Monday, July 23, 2012

Animal Fables and Claws of Calamity


“The hand of destiny drew down before the eye of my vision also the curtain of carelessness; and clear-sighted reason, and far-seeing prudence kept me behind the dark screen of ignorance and folly, and thus the whole of us were all at once overtaken with the hand of trouble and the claw of calamity.”
-  Anvar-I-Suhali, or The Lights of Canopus, Being the Persian Version of The Fables of Pilpay; or the book “Lalilah And Damnah”, Chapter III, On the Agreement of Friends and the Advantages of Their Mutually Aiding One Another.
What do you think of when you think of animal fables? Do you think about the tortoise and the hare, and the moral that slow and steady once won the race? An animal fable is a story with a moral conveyed by animals that personify various moral characteristics. Perhaps fables were concocted by teachers to provide moral guidance to students who couldn’t read or write. We don’t need fables these depraved days, and not only because we (allegedly) can read. Fables might have been helpful in the days when we didn’t worry only about what was strictly legal, but also considered moral values like integrity, honesty and compassion. You don’t need Aesop today if you have a lawyer who can interpret tax codes, locate offshore shelters, and crawl through sewers of legal loopholes that serve to enrich hares at the expense of tortoises.

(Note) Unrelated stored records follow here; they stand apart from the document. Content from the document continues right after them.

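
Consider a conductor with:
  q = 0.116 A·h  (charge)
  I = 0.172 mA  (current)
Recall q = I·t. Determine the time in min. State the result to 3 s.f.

40500 min

Solving q = I·t for t: t = q/I.
q = 0.116 A·h = 417.6 C; I = 0.172 mA = 1.720×10^-4 A.
t = 2.428×10^6 s
2.428×10^6 s × (1 min / 60.00 s) = 40465 min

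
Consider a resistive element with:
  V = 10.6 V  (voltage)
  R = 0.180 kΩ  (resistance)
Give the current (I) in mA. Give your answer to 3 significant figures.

From Ohm's law: I = V/R.
V = 10.6 V; R = 0.180 kΩ = 180.0 Ω.
I = 0.05889 A
0.05889 A × (1 mA / 0.001000 A) = 58.89 mA

58.9 mA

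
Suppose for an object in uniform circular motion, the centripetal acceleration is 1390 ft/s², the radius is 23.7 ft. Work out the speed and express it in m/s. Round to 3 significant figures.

Rearranging a = v²/r for v: v = √(a·r).
a = 1390 ft/s² = 423.7 m/s²; r = 23.7 ft = 7.224 m.
v = 55.32 m/s

55.3 m/s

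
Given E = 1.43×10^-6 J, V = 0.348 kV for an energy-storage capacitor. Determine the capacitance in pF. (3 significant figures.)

Rearranging E = ½C·V² for C: C = 2E/V².
E = 1.43×10^-6 J; V = 0.348 kV = 348.0 V.
C = 2.362×10^-11 F
2.362×10^-11 F × (1 pF / 1.000×10^-12 F) = 23.62 pF

23.6 pF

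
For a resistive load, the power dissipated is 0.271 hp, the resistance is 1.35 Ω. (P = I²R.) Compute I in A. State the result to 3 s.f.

Rearranging: I = √(P/R).
P = 0.271 hp = 202.1 W; R = 1.35 Ω.
I = 12.23 A

12.2 A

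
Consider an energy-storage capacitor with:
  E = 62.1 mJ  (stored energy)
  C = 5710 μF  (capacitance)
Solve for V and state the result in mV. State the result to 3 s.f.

4660 mV

Rearranging: V = √(2E/C).
E = 62.1 mJ = 0.06210 J; C = 5710 μF = 0.005710 F.
V = 4.664 V
4.664 V × (1 mV / 0.001000 V) = 4664 mV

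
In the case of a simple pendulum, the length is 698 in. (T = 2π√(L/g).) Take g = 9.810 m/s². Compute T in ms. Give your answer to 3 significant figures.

8450 ms

T is given directly by: T = 2π√(L/g).
L = 698 in = 17.73 m; g = 9.810 m/s².
T = 8.447 s
8.447 s × (1 ms / 0.001000 s) = 8447 ms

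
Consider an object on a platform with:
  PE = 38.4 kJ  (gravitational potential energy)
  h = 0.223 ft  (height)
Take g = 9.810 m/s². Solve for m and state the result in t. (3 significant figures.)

Solving PE = m·g·h for m: m = PE/(g·h).
PE = 38.4 kJ = 38400 J; h = 0.223 ft = 0.06797 m; g = 9.810 m/s².
m = 57589 kg
57589 kg × (1 t / 1000 kg) = 57.59 t

57.6 t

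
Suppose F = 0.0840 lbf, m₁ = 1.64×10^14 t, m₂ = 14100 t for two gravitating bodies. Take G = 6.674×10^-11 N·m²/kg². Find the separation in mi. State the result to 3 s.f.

12600 mi

Rearranging F = G·m₁·m₂/r² for r: r = √(G·m₁m₂/F).
F = 0.0840 lbf = 0.3737 N; m₁ = 1.64×10^14 t = 1.640×10^17 kg; m₂ = 14100 t = 1.410×10^7 kg; G = 6.674×10^-11 N·m²/kg².
r = 2.032×10^7 m
2.032×10^7 m × (1 mi / 1609 m) = 12628 mi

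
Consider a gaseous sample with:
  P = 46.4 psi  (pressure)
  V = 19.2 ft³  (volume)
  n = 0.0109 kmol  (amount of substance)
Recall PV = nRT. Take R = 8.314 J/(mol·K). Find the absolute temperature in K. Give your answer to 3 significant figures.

1920 K

Rearranging: T = PV/(nR).
P = 46.4 psi = 3.199×10^5 Pa; V = 19.2 ft³ = 0.5437 m³; n = 0.0109 kmol = 10.90 mol; R = 8.314 J/(mol·K).
T = 1919 K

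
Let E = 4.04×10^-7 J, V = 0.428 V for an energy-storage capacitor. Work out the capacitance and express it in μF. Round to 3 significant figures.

Solving E = ½C·V² for C: C = 2E/V².
E = 4.04×10^-7 J; V = 0.428 V.
C = 4.411×10^-6 F
4.411×10^-6 F × (1 μF / 1.000×10^-6 F) = 4.411 μF

4.41 μF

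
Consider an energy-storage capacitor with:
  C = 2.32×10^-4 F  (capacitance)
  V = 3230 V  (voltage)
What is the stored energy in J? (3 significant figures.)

E is given directly by: E = ½CV².
C = 2.32×10^-4 F; V = 3230 V.
E = 1210 J

1210 J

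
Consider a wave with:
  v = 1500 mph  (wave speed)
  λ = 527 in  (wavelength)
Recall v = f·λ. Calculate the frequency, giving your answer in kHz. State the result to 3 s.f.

0.0501 kHz

Solving v = f·λ for f: f = v/λ.
v = 1500 mph = 670.6 m/s; λ = 527 in = 13.39 m.
f = 50.09 Hz
50.09 Hz × (1 kHz / 1000 Hz) = 0.05009 kHz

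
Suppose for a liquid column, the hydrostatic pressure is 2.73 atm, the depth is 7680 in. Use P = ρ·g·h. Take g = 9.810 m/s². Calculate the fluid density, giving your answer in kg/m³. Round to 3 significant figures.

Rearranging P = ρ·g·h for ρ: ρ = P/(g·h).
P = 2.73 atm = 2.766×10^5 Pa; h = 7680 in = 195.1 m; g = 9.810 m/s².
ρ = 144.5 kg/m³

145 kg/m³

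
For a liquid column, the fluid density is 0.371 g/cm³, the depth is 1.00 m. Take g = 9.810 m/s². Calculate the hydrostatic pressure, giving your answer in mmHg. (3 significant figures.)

27.3 mmHg

Directly: P = ρgh.
ρ = 0.371 g/cm³ = 371.0 kg/m³; h = 1.00 m; g = 9.810 m/s².
P = 3640 Pa
3640 Pa × (1 mmHg / 133.3 Pa) = 27.30 mmHg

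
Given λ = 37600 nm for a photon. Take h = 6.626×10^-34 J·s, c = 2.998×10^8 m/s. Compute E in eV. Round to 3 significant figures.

0.0330 eV

E is given directly by: E = hc/λ.
λ = 37600 nm = 3.760×10^-5 m; h = 6.626×10^-34 J·s; c = 2.998×10^8 m/s.
E = 5.283×10^-21 J  (the unit combination reduces to kg·m²/s² = J)
5.283×10^-21 J × (1 eV / 1.602×10^-19 J) = 0.03298 eV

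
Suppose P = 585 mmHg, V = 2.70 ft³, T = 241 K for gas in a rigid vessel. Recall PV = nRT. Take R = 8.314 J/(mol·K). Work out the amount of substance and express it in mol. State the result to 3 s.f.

Rearranging PV = nRT for n: n = PV/(RT).
P = 585 mmHg = 77993 Pa; V = 2.70 ft³ = 0.07646 m³; T = 241 K; R = 8.314 J/(mol·K).
n = 2.976 mol

2.98 mol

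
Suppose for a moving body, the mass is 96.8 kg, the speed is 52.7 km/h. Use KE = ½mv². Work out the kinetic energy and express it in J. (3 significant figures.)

Directly: KE = ½mv².
m = 96.8 kg; v = 52.7 km/h = 14.64 m/s.
KE = 10372 J

10400 J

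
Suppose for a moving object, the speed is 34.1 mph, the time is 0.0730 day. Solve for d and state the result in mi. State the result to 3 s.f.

59.7 mi

Solving v = d/t for d: d = v·t.
v = 34.1 mph = 15.24 m/s; t = 0.0730 day = 6307 s.
d = 96147 m
96147 m × (1 mi / 1609 m) = 59.74 mi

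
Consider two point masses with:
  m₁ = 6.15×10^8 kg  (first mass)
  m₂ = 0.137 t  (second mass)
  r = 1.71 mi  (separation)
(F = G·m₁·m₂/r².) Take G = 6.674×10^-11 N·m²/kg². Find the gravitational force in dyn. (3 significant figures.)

0.0742 dyn

From Newton's law of gravitation: F = Gm₁m₂/r².
m₁ = 6.15×10^8 kg; m₂ = 0.137 t = 137.0 kg; r = 1.71 mi = 2752 m; G = 6.674×10^-11 N·m²/kg².
F = 7.425×10^-7 N
7.425×10^-7 N × (1 dyn / 1.000×10^-5 N) = 0.07425 dyn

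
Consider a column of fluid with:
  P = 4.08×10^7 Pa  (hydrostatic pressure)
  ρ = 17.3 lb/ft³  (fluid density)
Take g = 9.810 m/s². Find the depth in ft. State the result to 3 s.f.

Solving P = ρ·g·h for h: h = P/(ρ·g).
P = 4.08×10^7 Pa; ρ = 17.3 lb/ft³ = 277.1 kg/m³; g = 9.810 m/s².
h = 15008 m
15008 m × (1 ft / 0.3048 m) = 49239 ft

49200 ft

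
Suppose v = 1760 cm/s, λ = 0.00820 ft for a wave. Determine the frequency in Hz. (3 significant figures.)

Solving v = f·λ for f: f = v/λ.
v = 1760 cm/s = 17.60 m/s; λ = 0.00820 ft = 0.002499 m.
f = 7042 Hz

7040 Hz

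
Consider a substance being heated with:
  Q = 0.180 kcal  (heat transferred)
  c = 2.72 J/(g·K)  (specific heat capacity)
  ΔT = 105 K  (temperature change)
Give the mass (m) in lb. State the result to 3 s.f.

Rearranging: m = Q/(c·ΔT).
Q = 0.180 kcal = 753.1 J; c = 2.72 J/(g·K) = 2720 J/(kg·K); ΔT = 105 K.
m = 0.002637 kg
0.002637 kg × (1 lb / 0.4536 kg) = 0.005814 lb

0.00581 lb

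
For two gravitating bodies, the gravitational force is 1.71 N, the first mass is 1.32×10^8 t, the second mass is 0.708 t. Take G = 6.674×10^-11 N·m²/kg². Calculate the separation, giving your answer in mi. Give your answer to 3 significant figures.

0.0375 mi

From Newton's law of gravitation: r = √(G·m₁m₂/F).
F = 1.71 N; m₁ = 1.32×10^8 t = 1.320×10^11 kg; m₂ = 0.708 t = 708.0 kg; G = 6.674×10^-11 N·m²/kg².
r = 60.39 m
60.39 m × (1 mi / 1609 m) = 0.03753 mi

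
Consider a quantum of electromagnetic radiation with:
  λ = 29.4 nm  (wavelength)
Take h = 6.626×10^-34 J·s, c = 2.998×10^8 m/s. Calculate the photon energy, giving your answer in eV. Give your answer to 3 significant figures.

42.2 eV

Directly: E = hc/λ.
λ = 29.4 nm = 2.940×10^-8 m; h = 6.626×10^-34 J·s; c = 2.998×10^8 m/s.
E = 6.757×10^-18 J
6.757×10^-18 J × (1 eV / 1.602×10^-19 J) = 42.17 eV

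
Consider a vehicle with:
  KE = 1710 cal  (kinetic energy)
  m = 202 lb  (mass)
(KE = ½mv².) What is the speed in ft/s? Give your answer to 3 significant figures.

41.0 ft/s

Rearranging KE = ½mv² for v: v = √(2·KE/m).
KE = 1710 cal = 7155 J; m = 202 lb = 91.63 kg.
v = 12.50 m/s
12.50 m/s × (1 ft/s / 0.3048 m/s) = 41.00 ft/s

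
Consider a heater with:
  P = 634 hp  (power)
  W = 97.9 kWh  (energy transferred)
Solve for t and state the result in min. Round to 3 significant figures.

Rearranging: t = W/P.
P = 634 hp = 4.728×10^5 W; W = 97.9 kWh = 3.524×10^8 J.
t = 745.5 s
745.5 s × (1 min / 60.00 s) = 12.42 min

12.4 min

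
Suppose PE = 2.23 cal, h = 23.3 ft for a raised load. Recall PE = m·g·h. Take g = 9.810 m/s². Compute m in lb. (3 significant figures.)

0.295 lb

Rearranging: m = PE/(g·h).
PE = 2.23 cal = 9.330 J; h = 23.3 ft = 7.102 m; g = 9.810 m/s².
m = 0.1339 kg
0.1339 kg × (1 lb / 0.4536 kg) = 0.2953 lb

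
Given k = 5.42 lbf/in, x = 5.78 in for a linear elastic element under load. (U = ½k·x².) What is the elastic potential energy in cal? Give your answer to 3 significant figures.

U is given directly by: U = ½kx².
k = 5.42 lbf/in = 949.2 N/m; x = 5.78 in = 0.1468 m.
U = 10.23 J  (the unit combination reduces to kg·m²/s² = J)
10.23 J × (1 cal / 4.184 J) = 2.445 cal

2.44 cal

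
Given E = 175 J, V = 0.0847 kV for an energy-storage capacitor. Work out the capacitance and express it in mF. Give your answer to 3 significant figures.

48.8 mF

Rearranging: C = 2E/V².
E = 175 J; V = 0.0847 kV = 84.70 V.
C = 0.04879 F
0.04879 F × (1 mF / 0.001000 F) = 48.79 mF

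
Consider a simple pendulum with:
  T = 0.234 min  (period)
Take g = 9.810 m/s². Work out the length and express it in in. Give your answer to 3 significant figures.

Rearranging T = 2π√(L/g) for L: L = g·(T/2π)².
T = 0.234 min = 14.04 s; g = 9.810 m/s².
L = 48.98 m
48.98 m × (1 in / 0.02540 m) = 1928 in

1930 in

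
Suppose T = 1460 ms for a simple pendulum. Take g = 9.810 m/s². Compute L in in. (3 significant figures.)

Rearranging T = 2π√(L/g) for L: L = g·(T/2π)².
T = 1460 ms = 1.460 s; g = 9.810 m/s².
L = 0.5297 m
0.5297 m × (1 in / 0.02540 m) = 20.85 in

20.9 in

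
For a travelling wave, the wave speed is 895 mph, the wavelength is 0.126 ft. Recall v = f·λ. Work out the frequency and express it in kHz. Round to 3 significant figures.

10.4 kHz

Solving v = f·λ for f: f = v/λ.
v = 895 mph = 400.1 m/s; λ = 0.126 ft = 0.03840 m.
f = 10418 Hz
10418 Hz × (1 kHz / 1000 Hz) = 10.42 kHz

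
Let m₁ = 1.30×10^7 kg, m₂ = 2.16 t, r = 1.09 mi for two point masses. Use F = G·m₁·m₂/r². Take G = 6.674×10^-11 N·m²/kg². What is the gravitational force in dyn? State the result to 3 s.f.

0.0609 dyn

Directly: F = Gm₁m₂/r².
m₁ = 1.30×10^7 kg; m₂ = 2.16 t = 2160 kg; r = 1.09 mi = 1754 m; G = 6.674×10^-11 N·m²/kg².
F = 6.090×10^-7 N
6.090×10^-7 N × (1 dyn / 1.000×10^-5 N) = 0.06090 dyn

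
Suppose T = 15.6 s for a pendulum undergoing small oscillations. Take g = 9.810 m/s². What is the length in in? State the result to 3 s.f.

Rearranging T = 2π√(L/g) for L: L = g·(T/2π)².
T = 15.6 s; g = 9.810 m/s².
L = 60.47 m
60.47 m × (1 in / 0.02540 m) = 2381 in

2380 in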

Fables are intended to illustrate such moral lessons as: pride goes before a fall; or how if you’re natural prey, you should be careful before befriending a predator; or how you should never order the meatloaf at a place called Mom’s.  Apart from the fact that most of us don’t know much about the moral characteristics of lions and mice, many traditional animal fables have no moral traction these days. Some fables have been worn into smooth clichés while retaining the animal characters in the underlying story: don’t count your chickens before they hatch; don’t look a gift horse in the mouth.
Most of the simplistic stories attributed to Aesop include only two characters like an ant and a grasshopper. Possibly, the simple cast of characters was intended to explain the lessons at their most fundamental and un-misunderstand-able level. I have always liked animal fables, and I wondered how I could make animal fables more appealing to contemporary students.
Perhaps if I updated the characters and the settings, the fables would have more of an impact. A professor at the place I once worked has done that here.  For example, check out a contemporary interpretation of the fable ant and the grasshopper. The problem is that it’s no longer an animal fable – it’s a college student fable.
Or, perhaps animal fables have fallen out of favor these days because life is more complicated. Suppose we just need more drama and interest in our stories than old-fashioned Aesop preached? What about catchy names and places? For example, at least Ambrose Bierce’s fables included politicians, and intriguing proper place names like the City of Prosperous Obscurity. But here again, we’ve lost the animals.
So what if we kept the animals and just threw in more plot twists and complexity? The ancient Persian Lights of Canopus is a good source of more elaborate fables, for example the one about  the Crow, and the Mouse, and the Pigeon, and the Tortoise, and the Stag. There's another bonus apart from having a bigger cast. These animal fables include some of the most awesome metaphors ever, and like the example above, they mix more than a bartender in the Fox corporate suite at a Republican Party Convention. Here’s an example: “…the vessel of my life has fallen into a whirlpool, such that the mariner of deliberation is unable to set me free; and the cord of my existence is broken in such wise, that the finger-tip of thought is baffled in attempting to unite it.”  That really resonates with me although I confess I've always had a soft spot for fingertips scratching my brain.
So, then I got to thinking how about fables with more contemporary characters? I wonder what kind of moral can I make out of the fable of the Flash Drive, the Smart Card and how despite the boasts implied in their names they are outsmarted by the Spambot.  Or how about one where a woman marries a corporation? Upon consideration, this would risk offending those who consider valid marriage to be only between a man and a woman, (including between a 12-year-old girl and her rapist – a marriage that many men in Afghanistan consider to be completely reasonable). Besides, the moral of such a fable depresses me because we’ve all been screwed by a corporation at one time or another so technically, we’re already married, and we know how that one plays out. Besides, no animals.
So, what if I created my own animal fable, but make it even more spectacular by using animals whose very existence is questionable? How about a fable about involving a Squonk Hunting a Snark? Or maybe the Snark should hunt the Squonk?  According to Wikipedia (which is always 100% true) a Squonk (aka, Lacrimacorpus dissolvens) comes from Latin words meaning "tear", "body", and "dissolve". A Squonk is hard to catch. “Hunters who have attempted to catch Squonks have found that the creature is capable of evading capture by dissolving completely into a pool of tears and bubbles when cornered” - which I totally get. And only Lewis Carroll knows what a Snark is. All I have to do is figure out what moral I want these characters to illustrate. But then how could I ever top this? It’s a “fun with fables” site that is structures like a “choose your own adventure” story where you can select for the type of animal, the character trait or the moral of the story.
So, for now, I think I’m out of the animal fables business. Besides, I have to master the mixed metaphor first.